Why not? If the Co-op was serious about getting the best price for shareholders it would subdivide its land into manageable smallholdings. When this has happened, local people have bought shares of £500 each – in the knowledge farming investments get a better return than any bank. In fact the Co-op bank itself could offer a savings account secured on the strength of its land. But the way it is now run, it won’t.

The expectation is that a multinational juggernaut will snaffle up the farms, once the lynchpin of the Co-op’s food business, and farms will become yet another disposable asset in branch economy Britain.
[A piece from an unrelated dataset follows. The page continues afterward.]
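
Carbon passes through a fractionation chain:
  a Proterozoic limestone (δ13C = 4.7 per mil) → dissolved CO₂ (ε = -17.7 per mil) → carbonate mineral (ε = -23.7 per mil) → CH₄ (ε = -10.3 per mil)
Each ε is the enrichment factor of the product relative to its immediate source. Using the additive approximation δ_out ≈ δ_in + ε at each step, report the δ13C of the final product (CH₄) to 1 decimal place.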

That’s a particular shame because Co-op farms pride themselves on helping wildlife and biodiversity, with eight farming apprenticeships, college training and education work. Last year 65,000 children visited Co-op farms – its one near Jedburgh has been particularly popular. That’s vital work. Half of pupils sampled in Glasgow recently didn’t know eggs come from hens. In Norway, by contrast, kindergarten co-locate with farms so children grow up feeding and caring for animals and grow crops like tomatoes to raise school funds. How sad such an idyllic vision remains a pipe dream in Scotland.

But it doesn’t have to be that way.

Councils, pension funds and housing associations invest in land as a long-term hedge against inflation – if they took a more enlightened approach, Scotland could take a big step forward.

Indeed, farming reform is long overdue.

Some farmers have sold farms but kept subsidies, while some subsidy “entitlements” have been sold to investors who are not farmers. Food campaigners such as Nourish Scotland maintain no competitive farming business should be dependent on annual, no-strings-attached public subsidy. They want a total cap on payments over €150,000 £123,000) a year – as Northern Ireland has done – and a switch of funding to smaller family farms to boost the local economy and social fabric because they are more likely to sell in short, direct supply chains, tend to have higher biodiversity and productivity per acre and create more jobs.

Wales is set to switch 15 per cent of CAP funding this way, England will shift 12 per cent, but the Scottish Government currently aims for just 9.5 per cent. Why?

The burgeoning growth of interest in allotments and food cooperatives suggests Scots want to get on to the land and grow their own. Land reform would make that possible, but meantime the Co-op could get good headlines by giving a Scottish social enterprise time to work up a bid. And the Scottish Government could change subsidy payments to encourage new entrants and transform food production.

Or we can hedge our bets and allow the juggernaut of “ae been” to crush innovation. It really is up to us.